The discovery was made using the MagAO-X adaptive optics system in Chile and detailed in The Astrophysical Journal Letters.
For the first time, astronomers have detected a young planet actively growing inside a cleared gap in a star's protoplanetary disk -- a landmark discovery that confirms long-held theories about how planets shape their early environments.
The finding, led by University of Arizona astronomer Laird Close and Leiden Observatory graduate student Richelle van Capelleveen, identifies a planet called WISPIT 2b forming around a sun-like star about 500 light-years away. Their results were published this week in The Astrophysical Journal Letters.
The backstory:
For decades, astronomers have seen striking ring-and-gap patterns in the disks of dust and gas surrounding young stars. These gaps appeared to be carved out by developing planets, yet direct evidence of a planet inside a disk gap had never been found.

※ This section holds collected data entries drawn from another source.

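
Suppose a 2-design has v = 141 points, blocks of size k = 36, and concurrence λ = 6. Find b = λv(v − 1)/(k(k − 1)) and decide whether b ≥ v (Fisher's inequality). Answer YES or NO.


r = λ(v − 1)/(k − 1) = 6·140/35 = 24.
b = vr/k = 141·24/36 = 94.
Fisher's inequality: b ≥ v ⇔ 94 ≥ 141? NO.

NO


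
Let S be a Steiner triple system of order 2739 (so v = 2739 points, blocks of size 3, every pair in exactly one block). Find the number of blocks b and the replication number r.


An STS(v) is a 2-(v, 3, 1) BIBD: block size k = 3, λ = 1.
Replication: r(k − 1) = λ(v − 1) ⇒ r·2 = 2739 − 1 = 2738 ⇒ r = 1369.
Block count: b = v(v − 1)/6 = 2739·2738/6 = 7499382/6 = 1249897.
(Check via bk = vr: 1249897·3 = 3749691 = 2739·1369 = 3749691 ✓.)

r = 1369, b = 1249897.


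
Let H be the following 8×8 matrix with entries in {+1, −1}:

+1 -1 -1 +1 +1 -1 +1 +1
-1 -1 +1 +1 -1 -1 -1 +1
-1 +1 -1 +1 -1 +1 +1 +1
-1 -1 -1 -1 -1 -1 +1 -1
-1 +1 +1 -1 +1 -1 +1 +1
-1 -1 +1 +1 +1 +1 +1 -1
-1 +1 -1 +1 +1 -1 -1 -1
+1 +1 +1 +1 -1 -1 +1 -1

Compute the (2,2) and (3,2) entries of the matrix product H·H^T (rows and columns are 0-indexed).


Row 2 of H: [-1, 1, -1, 1, -1, 1, 1, 1].
Row 3 of H: [-1, -1, -1, -1, -1, -1, 1, -1].
(H·H^T)[2][2] = Σ_j H[2][j]·H[2][j] = (-1)² + (1)² + (-1)² + (1)² + (-1)² + (1)² + (1)² + (1)² = 1 + 1 + 1 + 1 + 1 + 1 + 1 + 1 = 8.
(H·H^T)[3][2] = Σ_j H[3][j]·H[2][j] = (-1)·(-1) + (-1)·(1) + (-1)·(-1) + (-1)·(1) + (-1)·(-1) + (-1)·(1) + (1)·(1) + (-1)·(1) = 1 + -1 + 1 + -1 + 1 + -1 + 1 + -1 = 0.
So rows 3 and 2 are orthogonal; the diagonal entry equals n = 8.

(2,2) entry = 8; (3,2) entry = 0.


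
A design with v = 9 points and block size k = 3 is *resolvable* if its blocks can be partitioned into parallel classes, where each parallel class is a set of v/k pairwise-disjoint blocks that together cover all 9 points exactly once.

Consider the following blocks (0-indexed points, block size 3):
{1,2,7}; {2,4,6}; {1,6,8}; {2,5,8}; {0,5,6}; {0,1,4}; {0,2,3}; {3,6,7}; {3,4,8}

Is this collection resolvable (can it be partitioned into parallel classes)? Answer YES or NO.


v = 9, block size k = 3, number of blocks = 9.
For resolvability, blocks must partition into parallel classes of size v/k = 3.
Total blocks must therefore be a multiple of 3: 9 = 3·3 + 0 ⇒ divisible ✓.
Consider block {2,4,6}. It intersects every other block in the collection, so no parallel class of size 3 can contain it.
Since every block must belong to some parallel class in a resolution, the collection cannot be partitioned into parallel classes.
Resolvable? NO.

NO


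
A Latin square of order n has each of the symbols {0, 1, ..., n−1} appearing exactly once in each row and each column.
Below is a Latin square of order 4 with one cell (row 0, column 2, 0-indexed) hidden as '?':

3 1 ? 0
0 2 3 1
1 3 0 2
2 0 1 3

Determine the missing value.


Row 0 contains symbols [0, 1, 3] — missing [2].
Column 2 contains symbols [0, 1, 3] — missing [2].
The missing symbol must appear in both missing sets; intersection = [2].
Therefore the hidden value is 2.

Missing value = 2.


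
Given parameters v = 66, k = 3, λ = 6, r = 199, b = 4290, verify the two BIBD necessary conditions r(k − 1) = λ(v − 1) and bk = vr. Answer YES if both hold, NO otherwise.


Condition (i): r(k − 1) = 199·2 = 398; λ(v − 1) = 6·65 = 390. Match? NO.
Condition (ii): bk = 4290·3 = 12870; vr = 66·199 = 13134. Match? NO.
Both conditions hold? NO.

NO


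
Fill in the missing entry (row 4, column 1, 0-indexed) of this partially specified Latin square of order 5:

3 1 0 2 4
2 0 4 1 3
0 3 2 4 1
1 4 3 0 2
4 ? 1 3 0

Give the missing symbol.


Row 4 contains symbols [0, 1, 3, 4] — missing [2].
Column 1 contains symbols [0, 1, 3, 4] — missing [2].
The missing symbol must appear in both missing sets; intersection = [2].
Therefore the hidden value is 2.

Missing value = 2.


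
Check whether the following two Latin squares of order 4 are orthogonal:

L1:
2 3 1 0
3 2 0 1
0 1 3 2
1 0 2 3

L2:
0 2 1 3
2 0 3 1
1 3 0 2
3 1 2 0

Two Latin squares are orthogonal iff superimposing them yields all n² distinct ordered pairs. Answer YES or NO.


Form the n² = 16 superimposed pairs (L1[i][j], L2[i][j]), row by row (rows and columns indexed from 0):
row 0: (2,0) (3,2) (1,1) (0,3)
row 1: (3,2) (2,0) (0,3) (1,1)
row 2: (0,1) (1,3) (3,0) (2,2)
row 3: (1,3) (0,1) (2,2) (3,0)
Orthogonality requires all 16 pairs distinct.
But the pair (3,2) repeats: cell (0,1) has L1 = 3, L2 = 2, and cell (1,0) has L1 = 3, L2 = 2.
A repeated pair means some other pair never occurs (only 8 distinct pairs out of 16), so the squares are not orthogonal.
Conclusion: NO.

NO


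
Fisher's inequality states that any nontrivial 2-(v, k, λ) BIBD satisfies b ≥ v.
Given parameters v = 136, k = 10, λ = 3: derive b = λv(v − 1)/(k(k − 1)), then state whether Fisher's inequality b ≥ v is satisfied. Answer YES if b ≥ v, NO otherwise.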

"Dozens of theory papers have been written about these observed disk gaps being caused by protoplanets, but no one's ever found a definitive one until today," Close said in a statement. "Many have doubted that protoplanets can make these gaps, but now we know that in fact, they can."

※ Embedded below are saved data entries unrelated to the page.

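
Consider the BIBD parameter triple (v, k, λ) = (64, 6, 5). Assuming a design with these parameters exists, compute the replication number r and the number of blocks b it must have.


Any 2-(v, k, λ) BIBD satisfies two necessary conditions:
  (i)  Each point sits in r blocks, and counting incidences through any fixed point gives r(k − 1) = λ(v − 1), so r = λ(v − 1)/(k − 1).
  (ii) Total incidences bk = vr, so b = vr/k.
Step 1: r = λ(v − 1)/(k − 1) = 5·(64 − 1)/(6 − 1) = 5·63/5 = 315/5 = 63.
Step 2: b = vr/k = 64·63/6 = 4032/6 = 672.
Check integrality: r = 63 ∈ Z ✓, b = 672 ∈ Z ✓.
(These identities are necessary conditions: they determine r and b for any design with these parameters, but do not by themselves prove that one exists.)

r = 63, b = 672.


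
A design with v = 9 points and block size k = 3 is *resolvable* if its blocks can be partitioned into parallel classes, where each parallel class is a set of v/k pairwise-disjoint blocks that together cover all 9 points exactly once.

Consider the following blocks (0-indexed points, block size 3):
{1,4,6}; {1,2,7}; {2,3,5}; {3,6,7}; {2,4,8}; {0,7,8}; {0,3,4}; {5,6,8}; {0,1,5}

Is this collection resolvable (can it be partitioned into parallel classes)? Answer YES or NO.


v = 9, block size k = 3, number of blocks = 9.
For resolvability, blocks must partition into parallel classes of size v/k = 3.
Total blocks must therefore be a multiple of 3: 9 = 3·3 + 0 ⇒ divisible ✓.
Greedy packing gives 3 candidate class(es). Each should be a full parallel class (size 3, covers all 9 points).
  Class 1 (3 blocks): {1,4,6}; {2,3,5}; {0,7,8}. Points covered: [0, 1, 2, 3, 4, 5, 6, 7, 8].
  Class 2 (3 blocks): {1,2,7}; {0,3,4}; {5,6,8}. Points covered: [0, 1, 2, 3, 4, 5, 6, 7, 8].
  Class 3 (3 blocks): {3,6,7}; {2,4,8}; {0,1,5}. Points covered: [0, 1, 2, 3, 4, 5, 6, 7, 8].
All classes full (size 3)? YES. All classes cover every point? YES.
Resolvable? YES.

YES


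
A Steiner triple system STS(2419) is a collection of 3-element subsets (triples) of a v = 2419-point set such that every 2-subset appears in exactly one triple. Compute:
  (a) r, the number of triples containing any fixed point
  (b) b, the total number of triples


An STS(v) is a 2-(v, 3, 1) BIBD: block size k = 3, λ = 1.
Replication: r(k − 1) = λ(v − 1) ⇒ r·2 = 2419 − 1 = 2418 ⇒ r = 1209.
Block count: bk = vr ⇒ b·3 = 2419·1209 = 2924571 ⇒ b = 974857.
(Check via b = v(v − 1)/6 = 2419·2418/6 = 5849142/6 = 974857.)

r = 1209, b = 974857.


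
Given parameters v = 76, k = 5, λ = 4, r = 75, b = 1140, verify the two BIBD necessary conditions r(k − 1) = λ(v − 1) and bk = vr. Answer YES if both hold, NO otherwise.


Condition (i): r(k − 1) = 75·4 = 300; λ(v − 1) = 4·75 = 300. Match? YES.
Condition (ii): bk = 1140·5 = 5700; vr = 76·75 = 5700. Match? YES.
Both conditions hold? YES.

YES


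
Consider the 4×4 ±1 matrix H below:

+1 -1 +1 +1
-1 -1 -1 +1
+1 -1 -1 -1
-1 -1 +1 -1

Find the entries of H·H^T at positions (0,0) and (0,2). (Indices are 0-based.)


Row 0 of H: [1, -1, 1, 1].
Row 2 of H: [1, -1, -1, -1].
(H·H^T)[0][0] = Σ_j H[0][j]·H[0][j] = (1)² + (-1)² + (1)² + (1)² = 1 + 1 + 1 + 1 = 4.
(H·H^T)[0][2] = Σ_j H[0][j]·H[2][j] = (1)·(1) + (-1)·(-1) + (1)·(-1) + (1)·(-1) = 1 + 1 + -1 + -1 = 0.
So rows 0 and 2 are orthogonal; the diagonal entry equals n = 4.

(0,0) entry = 4; (0,2) entry = 0.


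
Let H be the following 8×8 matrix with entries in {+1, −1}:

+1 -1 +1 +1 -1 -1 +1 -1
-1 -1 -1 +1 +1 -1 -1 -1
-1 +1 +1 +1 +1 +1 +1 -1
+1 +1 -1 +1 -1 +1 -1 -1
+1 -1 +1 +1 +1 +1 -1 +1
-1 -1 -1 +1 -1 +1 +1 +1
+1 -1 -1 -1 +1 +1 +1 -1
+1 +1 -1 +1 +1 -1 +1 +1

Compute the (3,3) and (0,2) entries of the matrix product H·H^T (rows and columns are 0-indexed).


Row 0 of H: [1, -1, 1, 1, -1, -1, 1, -1].
Row 2 of H: [-1, 1, 1, 1, 1, 1, 1, -1].
Row 3 of H: [1, 1, -1, 1, -1, 1, -1, -1].
(H·H^T)[3][3] = Σ_j H[3][j]·H[3][j] = (1)² + (1)² + (-1)² + (1)² + (-1)² + (1)² + (-1)² + (-1)² = 1 + 1 + 1 + 1 + 1 + 1 + 1 + 1 = 8.
(H·H^T)[0][2] = Σ_j H[0][j]·H[2][j] = (1)·(-1) + (-1)·(1) + (1)·(1) + (1)·(1) + (-1)·(1) + (-1)·(1) + (1)·(1) + (-1)·(-1) = -1 + -1 + 1 + 1 + -1 + -1 + 1 + 1 = 0.
So rows 0 and 2 are orthogonal; the diagonal entry equals n = 8.

(3,3) entry = 8; (0,2) entry = 0.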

Using the MagAO-X extreme adaptive optics system on the Magellan Telescope in Chile, Close's team detected the faint light of hydrogen gas falling onto WISPIT 2b as it continued to grow. The team also observed a second planet candidate, known as CC1, orbiting closer to the star.
MagAO-X, developed by University of Arizona astronomers, is designed to correct for atmospheric turbulence, giving telescopes sharper resolution and the ability to distinguish faint objects from nearby starlight.
The outer planet, WISPIT 2b, is estimated to be about five times the mass of Jupiter and is orbiting at a distance similar to the outer edge of the Kuiper Belt in our solar system. The inner candidate, CC1, appears to be about nine times Jupiter's mass.
About 4.5 billion years ago, our solar system looked much like the WISPIT-2 system does now -- a young star surrounded by a disk of dust and gas, where emerging planets shaped the rings and gaps.
"It's a bit like what our own Jupiter and Saturn would have looked like when they were 5,000 times younger than they are now," said Gabriel Weible, a University of Arizona graduate student who helped measure the planets' masses.
Astronomers say that snapshots like this give them rare insights into how planets -- and eventually solar systems -- form.
What's next:
Van Capelleveen, who co-led a companion study at the University of Galway, said detecting young planets requires catching them at a very narrow window of time before they cool and fade from view.
"To see planets in the fleeting time of their youth, astronomers have to find young disk systems, which are rare," van Capelleveen said. "If the WISPIT-2 system was the age of our solar system and we used the same technology to look at it, we'd see nothing."
Researchers say WISPIT 2b will continue to be monitored in both visible and infrared light as new technology helps astronomers refine their understanding of planet formation.